The solution is found only in the reciprocal action between spirit and matter. It takes away, it is true, the great part of the supernatural character of these facts. But which is the more valuable method: to admit them have sprung from the laws of nature, or to reject them entirely? Their absolute rejection removes the base from the edifice; while their admission as facts, suppressing only accessories, leaves the base intact. This is why Spiritism leads so many people to a belief in truth, which they formerly considered utopian ideas.
 

This work is then, as we have said before, a complement of the applications of Spiritism to this special point of a view. The materials were ready, or at least elaborated a long time since; but the moment for their publication had not arrived. It was necessary at first that the ideas which were to form the base should arrive at maturity; and moreover, it was necessary to take advantage of circumstances. Spiritism has neither mysteries nor secret theories. It can bear the full light of day so that everyone can judge of it by a knowledge of its laws; but everything has to come in its own time in order to win its way. A solution given lightly, prior to the complete elucidation of the question, would be a retarding force, rather than a means of advancement. In the matter in question the importance of the subject makes it a duty to avoid all precipitation.
 

Before entering into the subject, it has appeared necessary to us to define distinctly the respective roles of spirits and men according to the new doctrine.
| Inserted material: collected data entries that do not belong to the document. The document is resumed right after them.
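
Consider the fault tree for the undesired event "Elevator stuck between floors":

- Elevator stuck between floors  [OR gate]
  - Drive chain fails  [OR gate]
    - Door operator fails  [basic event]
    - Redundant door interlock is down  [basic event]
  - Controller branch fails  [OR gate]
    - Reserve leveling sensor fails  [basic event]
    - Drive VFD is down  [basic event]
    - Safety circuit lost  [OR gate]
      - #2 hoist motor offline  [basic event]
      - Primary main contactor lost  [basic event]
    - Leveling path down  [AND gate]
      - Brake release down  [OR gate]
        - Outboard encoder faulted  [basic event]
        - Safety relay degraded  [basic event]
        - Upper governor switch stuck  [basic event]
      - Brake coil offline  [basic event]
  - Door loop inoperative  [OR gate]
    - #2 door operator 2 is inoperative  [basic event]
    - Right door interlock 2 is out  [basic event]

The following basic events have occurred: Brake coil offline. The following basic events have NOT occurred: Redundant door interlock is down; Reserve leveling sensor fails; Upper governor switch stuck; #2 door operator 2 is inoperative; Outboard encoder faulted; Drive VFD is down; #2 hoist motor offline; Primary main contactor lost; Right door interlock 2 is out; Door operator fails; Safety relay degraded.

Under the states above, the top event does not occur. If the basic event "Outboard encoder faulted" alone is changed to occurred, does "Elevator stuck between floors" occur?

Yes

Counterfactual: set "Outboard encoder faulted" to occurred.
Drive chain fails [OR]: Door operator fails=not, Redundant door interlock is down=not → no input occurs → does not occur.
Safety circuit lost [OR]: #2 hoist motor offline=not, Primary main contactor lost=not → no input occurs → does not occur.
Brake release down [OR]: Outboard encoder faulted=occurs, Safety relay degraded=not, Upper governor switch stuck=not → at least one input occurs → occurs.
Leveling path down [AND]: Brake release down=occurs, Brake coil offline=occurs → all inputs occur → occurs.
Controller branch fails [OR]: Reserve leveling sensor fails=not, Drive VFD is down=not, Safety circuit lost=not, Leveling path down=occurs → at least one input occurs → occurs.
Door loop inoperative [OR]: #2 door operator 2 is inoperative=not, Right door interlock 2 is out=not → no input occurs → does not occur.
Elevator stuck between floors [OR]: Drive chain fails=not, Controller branch fails=occurs, Door loop inoperative=not → at least one input occurs → occurs.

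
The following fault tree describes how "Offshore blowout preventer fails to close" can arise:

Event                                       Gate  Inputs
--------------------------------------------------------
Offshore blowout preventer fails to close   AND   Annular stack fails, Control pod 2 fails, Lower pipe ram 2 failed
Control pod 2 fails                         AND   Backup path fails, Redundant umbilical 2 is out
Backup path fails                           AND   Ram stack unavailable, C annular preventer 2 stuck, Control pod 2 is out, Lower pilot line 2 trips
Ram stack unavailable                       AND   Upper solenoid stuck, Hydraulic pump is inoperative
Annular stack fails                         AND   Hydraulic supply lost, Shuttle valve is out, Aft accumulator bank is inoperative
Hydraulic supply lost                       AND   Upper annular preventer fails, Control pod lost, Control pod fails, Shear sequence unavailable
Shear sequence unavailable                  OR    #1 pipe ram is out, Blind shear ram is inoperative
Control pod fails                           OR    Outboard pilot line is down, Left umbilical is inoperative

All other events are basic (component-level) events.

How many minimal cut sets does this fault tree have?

Control pod fails [OR]: union of children's cut sets → 2 cut set(s).
Shear sequence unavailable [OR]: union of children's cut sets → 2 cut set(s).
Hydraulic supply lost [AND]: one cut set from each child combined → 1 × 1 × 2 × 2 = 4 cut set(s).
Annular stack fails [AND]: one cut set from each child combined → 4 × 1 × 1 = 4 cut set(s).
Ram stack unavailable [AND]: one cut set from each child combined → 1 × 1 = 1 cut set(s).
Backup path fails [AND]: one cut set from each child combined → 1 × 1 × 1 × 1 = 1 cut set(s).
Control pod 2 fails [AND]: one cut set from each child combined → 1 × 1 = 1 cut set(s).
Offshore blowout preventer fails to close [AND]: one cut set from each child combined → 4 × 1 × 1 = 4 cut set(s).
Minimal cut sets: {#1 pipe ram is out, Aft accumulator bank is inoperative, C annular preventer 2 stuck, Control pod 2 is out, Control pod lost, Hydraulic pump is inoperative, Lower pilot line 2 trips, Lower pipe ram 2 failed, Outboard pilot line is down, Redundant umbilical 2 is out, Shuttle valve is out, Upper annular preventer fails, Upper solenoid stuck}; {Aft accumulator bank is inoperative, Blind shear ram is inoperative, C annular preventer 2 stuck, Control pod 2 is out, Control pod lost, Hydraulic pump is inoperative, Lower pilot line 2 trips, Lower pipe ram 2 failed, Outboard pilot line is down, Redundant umbilical 2 is out, Shuttle valve is out, Upper annular preventer fails, Upper solenoid stuck}; {#1 pipe ram is out, Aft accumulator bank is inoperative, C annular preventer 2 stuck, Control pod 2 is out, Control pod lost, Hydraulic pump is inoperative, Left umbilical is inoperative, Lower pilot line 2 trips, Lower pipe ram 2 failed, Redundant umbilical 2 is out, Shuttle valve is out, Upper annular preventer fails, Upper solenoid stuck}; {Aft accumulator bank is inoperative, Blind shear ram is inoperative, C annular preventer 2 stuck, Control pod 2 is out, Control pod lost, Hydraulic pump is inoperative, Left umbilical is inoperative, Lower pilot line 2 trips, Lower pipe ram 2 failed, Redundant umbilical 2 is out, Shuttle valve is out, Upper annular preventer fails, Upper solenoid stuck}.

4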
These preliminary considerations, which discard all ideas of mysticism, form the subject of the first chapter, entitled “Character of the Spiritualist Revelation.” We call serious attention to this point, because it is in a measure the knot of the question.
 

Notwithstanding the work incumbent upon human activity in the elaboration of this doctrine, the initiative belongs to the spirits; but conclusions are not drawn from the personal opinion of none of them. The truth can only be the resultant of their collective and concordant teachings. Without this united testimony, a doctrine could not lawfully be called the doctrine of the spirits; it would be merely that of one spirit, and would possess only the value of a personal opinion.

 
General concordance in teaching is the doctrine’s essential character, the condition even of its existence. It is evident that all principles which have not received the consecration of general agreement can only be considered as a fractional part of this same doctrine, merely as a simple, isolated opinion for which Spiritualism cannot assume the responsibility.